第26話 嬉々倍々。嬉しい誤算は喜び倍増
「ここが採石場か……」
町から5キロほど離れた山。切り立った崖の麓で、数多の労働者が働いていた。ゆっくりと眺めながら、テスラはそれらを観察していた。
――リークに仕事を任せてから3週間。
たったそれだけの間に、見事なほど城郭都市化計画が進んでいる。これは、テスラにとっての嬉しい誤算であった。実を言えば、これほどの普請を、若いリークが担えると思っていなかった。失敗からでも学べることがあるゆえ、あえて難題を投げかけたのだが――まさか、ここまで上手くいくとは思っていなかった。
すでに、バルティアでは建築工事が始まっていて、1000人近い労働者が楽しそうに従事している。また、領内7カ所で採石場も建設されており、滞りなく運営できていた。
また、生徒たちが資金集めに奔走しているという報告も聞いている。これに関しても見事。自発的に働きたがる若者たちに、自らが働きたいと願っている職場で研修することができる。結果、損する人がいない上での資金繰りに成功していた。

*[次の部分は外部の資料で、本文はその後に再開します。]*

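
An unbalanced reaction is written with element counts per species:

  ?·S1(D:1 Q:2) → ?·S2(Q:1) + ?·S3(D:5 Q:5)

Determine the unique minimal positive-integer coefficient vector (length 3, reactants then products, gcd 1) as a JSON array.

D: 5·1 = 5 | 5·0+1·5 = 5
Q: 5·2 = 10 | 5·1+1·5 = 10
gcd(5,5,1) = 1

Coefficients: [5, 5, 1]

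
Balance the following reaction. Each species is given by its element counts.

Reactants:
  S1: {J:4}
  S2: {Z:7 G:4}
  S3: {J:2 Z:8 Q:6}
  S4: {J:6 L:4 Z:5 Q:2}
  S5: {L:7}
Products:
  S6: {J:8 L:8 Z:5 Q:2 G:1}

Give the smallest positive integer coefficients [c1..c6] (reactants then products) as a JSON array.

Coefficients: [6, 1, 1, 1, 4, 4]

J: 6·4+1·0+1·2+1·6+4·0 = 32 | 4·8 = 32
L: 6·0+1·0+1·0+1·4+4·7 = 32 | 4·8 = 32
Z: 6·0+1·7+1·8+1·5+4·0 = 20 | 4·5 = 20
Q: 6·0+1·0+1·6+1·2+4·0 = 8 | 4·2 = 8
G: 6·0+1·4+1·0+1·0+4·0 = 4 | 4·1 = 4
gcd(6,1,1,1,4,4) = 1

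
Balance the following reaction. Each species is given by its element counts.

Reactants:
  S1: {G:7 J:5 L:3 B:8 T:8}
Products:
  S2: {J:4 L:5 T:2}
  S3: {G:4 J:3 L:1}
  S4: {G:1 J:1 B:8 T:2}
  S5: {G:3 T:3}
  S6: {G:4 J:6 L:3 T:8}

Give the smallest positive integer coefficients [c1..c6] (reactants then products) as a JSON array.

G: 5·7 = 35 | 2·0+2·4+5·1+6·3+1·4 = 35
J: 5·5 = 25 | 2·4+2·3+5·1+6·0+1·6 = 25
L: 5·3 = 15 | 2·5+2·1+5·0+6·0+1·3 = 15
B: 5·8 = 40 | 2·0+2·0+5·8+6·0+1·0 = 40
T: 5·8 = 40 | 2·2+2·0+5·2+6·3+1·8 = 40
gcd(5,2,2,5,6,1) = 1

Coefficients: [5, 2, 2, 5, 6, 1]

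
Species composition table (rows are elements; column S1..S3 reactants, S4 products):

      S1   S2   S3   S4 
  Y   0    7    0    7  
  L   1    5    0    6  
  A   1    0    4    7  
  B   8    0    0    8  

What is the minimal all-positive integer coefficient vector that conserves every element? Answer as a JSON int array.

Y: 2·0+2·7+3·0 = 14 | 2·7 = 14
L: 2·1+2·5+3·0 = 12 | 2·6 = 12
A: 2·1+2·0+3·4 = 14 | 2·7 = 14
B: 2·8+2·0+3·0 = 16 | 2·8 = 16
gcd(2,2,3,2) = 1

Coefficients: [2, 2, 3, 2]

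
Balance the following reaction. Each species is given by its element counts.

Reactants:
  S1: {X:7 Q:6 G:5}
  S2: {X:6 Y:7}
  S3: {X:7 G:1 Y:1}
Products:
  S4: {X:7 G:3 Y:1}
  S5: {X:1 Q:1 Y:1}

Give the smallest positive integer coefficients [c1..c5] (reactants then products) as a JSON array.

Coefficients: [1, 1, 1, 2, 6]

X: 1·7+1·6+1·7 = 20 | 2·7+6·1 = 20
Q: 1·6+1·0+1·0 = 6 | 2·0+6·1 = 6
G: 1·5+1·0+1·1 = 6 | 2·3+6·0 = 6
Y: 1·0+1·7+1·1 = 8 | 2·1+6·1 = 8
gcd(1,1,1,2,6) = 1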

「よもや、これほどとはな。ラーズイッド卿も、御子息に素晴らしい教育を施したものだ。あるいは、リーク自身が桁外れに頭がいいか、だな――」
「あ、テスラお姉ちゃん!」
テスラの姿を見つけたのか、ミトリが嬉しそうに駆け寄ってくる。
「ミトリか。そういえば、おまえは採石場の建設に関わっているんだったな」
「7つの現場を順番に見回っているのです。最近、顔を見せられなくてごめんなさい」
「おまえが楽しく働けているのなら構わん」
「はい、目標を持って働くって素敵なのです。大勢の人たちのためになるし、お姉ちゃんやリークさんのためにもなるし、そして国のためにもなりますしね」
こんな活き活きとしたミトリを見るのは、初めてかもしれない。いつも、実家のことや結婚相手のことや、自分の未来のためのことを思って、必死になっているミトリしか見ていなかった。
「どれ、ここで採れているダルコニア石を見せてもらっていいか?」
「もちろん! この辺りのダルコニア石は、とびきり品質がいいのです」
言って、案内してくれるミトリ。崖から飛び出た、荒々しい岩肌。巨大で無骨なダルコニア石を見せられる。
「ふむ。これが形成される前のダルコニア石か」
テスラは岩に触れてみる。ダルコニア石は硬い上に魔力を込めることができる。それによって、対魔法防御も高いので、城壁に適しているのだ。
「面白いことをやっているのだな……」
「ん? お姉ちゃんも、リークさんに協力したくなったのです?」
「かもな」と、言ってテスラは薄い笑みを浮かべた。
「どれ、ひとつ私も貢献してみるか――」
テスラは回し蹴りを撃ち放つ。すると、岩肌の上部がえぐられた。「きゃ」と怯むミトリ。テスラは、さらに蹴りを繰り出していく。そうしていくうちに、やがて巨大なひとつの岩石をつくりだす。
そして、手刀を繰り出す。無骨だった岩石が、長方形に形成されていく。表面はなめらか。まるで、人工的につくられた巨大なレンガのようであった――。